E. Fit the T1w intensities (on the dMRI grid, see above) as a linear combination of these 3 tissue signal fraction maps. The easiest way to do this in any external software (e.g. MATLAB, R, …) is to use mrdump with -mask mask.mif on each of the frac_....mif images above separately (so run it 3 times), and then also on the regridded T1w image. This will give you 3+1 text files, will all intensities in all those images stored in the same matching order. Import this e.g. in MATLAB, and run a least squares estimation with 3 unknowns and as many equations as there are voxels in the mask (i.e. a massive number typically). Do check all input text files first for non-physical or non-finite values such as NaN or Inf (various steps might introduce these). If they exist, remove the entire equation from the system, i.e. the corresponding entries for each of the 4 text files / vectors at this point.

Finally, once you got the 3 weights, use mrcalc to multiply each with the fraction image and sum, as follows:

mrcalc frac_wm.mif WM-WEIGHT-HERE -mult frac_gm.mif GM-WEIGHT-HERE -mult frac_csf.mif CSF-WEIGHT-HERE -mult -add simulated_T1w_contrast.mif

The final image should resemble your bias field corrected / regridded T1w image closely, similar to figures B and E in the abstract.

As mentioned, even when it closely resembles this successfully, I think I would still not recommend sum or squared differences guided registration: if the intensities are even ever so slightly off, registration can very easily be misguided. At this stage, I’d use the resulting contrast e.g. with FSL FLIRT and in this case normalised cross-correlation as the guiding metric. Set it as such that you’re only after a very, very smooth warp (even when these distortions are large, they’re still relatively smooth in space). Get the warp from FLIRT, get it into MRtrix, apply to the WM FOD image and GM and CSF compartments if you need them.

That explanation got longer than I intended to… :grimacing: :grin:

It looks more complicated than it is in practice, but you’ll need some confidence chaining a few tools together, as you notice. I wrote that abstract and generated the results all at once in less than a day; if that can aid confidence (and hopefully not crush it :blush:).

Cheers,
Thijs

I’m attempting to preprocess DWI data in accordance with this method as we have not acquired a blipup/blipdown pair for topup. In order to non-linearly register the DWI to T1-space, I need to invert one of the images’ contrast so that they match each other.

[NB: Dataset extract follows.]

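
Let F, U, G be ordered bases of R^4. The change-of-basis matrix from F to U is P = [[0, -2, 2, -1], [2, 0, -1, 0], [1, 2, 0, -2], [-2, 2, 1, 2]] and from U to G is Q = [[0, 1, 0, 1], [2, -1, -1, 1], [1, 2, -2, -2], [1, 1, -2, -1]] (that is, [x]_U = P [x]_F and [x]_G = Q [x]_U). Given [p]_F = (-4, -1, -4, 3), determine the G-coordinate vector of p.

First [p]_U = P [p]_F = (-9, -4, -12, 8).
Then [p]_G = Q [p]_U = (4, 6, -9, 3).

(4, 6, -9, 3)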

I was only recently having another look at that method myself. Within their implementation in BrainSuite, that contrast matching should be occurring within their processing script, and shouldn’t have to be performed explicitly. Personally I wasn’t able to get results I was happy with, but would be interested to hear from anyone who has managed to get it working well.

I do nevertheless use the same concept myself for doing inter-modal rigid-body registration following DWI pre-processing. What you’re missing out on your attempt is the fact that in order for the gross intensities of the different tissues to be approximately monotonic between the two images, you need to first invert one of the images prior to the non-linear histogram matching; this is just a mrcalc 1.0 image.mif -div call. This will also depend on good T1 bias field correction just as for the multi-tissue approach.